Голгофа, стр. 26

И снова пошел бокал. Загорелись глаза жизнью. Танцевали столы, танцевал пол, покачиваясь, кружился потолок, подвязанный на тонком шнуре, и люстра вертелась веретеном над головами. И из бороды Иннокентия выглядывало чудовище. Страшное, приятное, желанное, отвратительное, манящее…

— Ха-ха-ха, отче-хахаль! Сколько женщин переночевало в твоей святой постели? А?

Соломония встала на стул, качаясь, как ивовая ветка.

— Сколько, спрашиваю, переночевало у тебя, в благости утопая? Скольких искалечил ты, святой хахаль, за свою жизнь?

Дикий вопль.
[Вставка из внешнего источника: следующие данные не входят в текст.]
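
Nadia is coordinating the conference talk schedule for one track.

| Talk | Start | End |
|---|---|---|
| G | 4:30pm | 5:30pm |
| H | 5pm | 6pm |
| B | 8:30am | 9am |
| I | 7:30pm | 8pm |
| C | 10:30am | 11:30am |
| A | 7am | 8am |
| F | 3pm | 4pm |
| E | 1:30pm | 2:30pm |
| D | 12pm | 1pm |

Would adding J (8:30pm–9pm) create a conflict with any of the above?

A: ends 8am at or before J starts 8:30pm → clear.
B: ends 9am at or before J starts 8:30pm → clear.
C: ends 11:30am at or before J starts 8:30pm → clear.
D: ends 1pm at or before J starts 8:30pm → clear.
E: ends 2:30pm at or before J starts 8:30pm → clear.
F: ends 4pm at or before J starts 8:30pm → clear.
G: ends 5:30pm at or before J starts 8:30pm → clear.
H: ends 6pm at or before J starts 8:30pm → clear.
I: ends 8pm at or before J starts 8:30pm → clear.

No — it doesn't clash with anything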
Страшный нечеловеческий визг.

— Маринка! Маринка-а, мама-а! — Что-то кольнуло Катинку в самое сердце. В помутневшем уме вышитый, как по канве, появился молодой красавец-офицер, покачался немного, улыбнулся бритым лицом и застыл.

— Пустите меня! О-о-о, пустите меня к нему. Я к нему хочу, хочу перегрызть ему горло, выпить его кровь! Пустите!

Офицер застыл. Он вдруг странно заморгал глазами, завертел головой и стал обрастать. И уже это не офицер, а он, Иннокентий. Стоит и приветливо так улыбается, а на руках держит ребенка. И подает Катинке в руки. А он маленький, ручонками шевелит, протягивает их к ней. Тоненькие губки шевелятся — не то улыбаются, не то плачут… И слышит она:

— Мама! Мамуся! Возьми меня к себе. Папка давит меня.

Опрометью бросилась к младенцу, выхватила его и припала поцелуем. Страстным, засасывающим. И чувствует на языке соленое.

Неужели кровь?

И так больно-больно обожгло ее это слово.

Посмотрела на руки — кровь. Тронула губы — кровь. Алая кровь на подбородке, жжет лицо. Посмотрела — и у Иннокентия течет по шее струйка крови. И Катинка прижалась к дорогой, милой, любимой шее, укушенной ею в истерическом припадке.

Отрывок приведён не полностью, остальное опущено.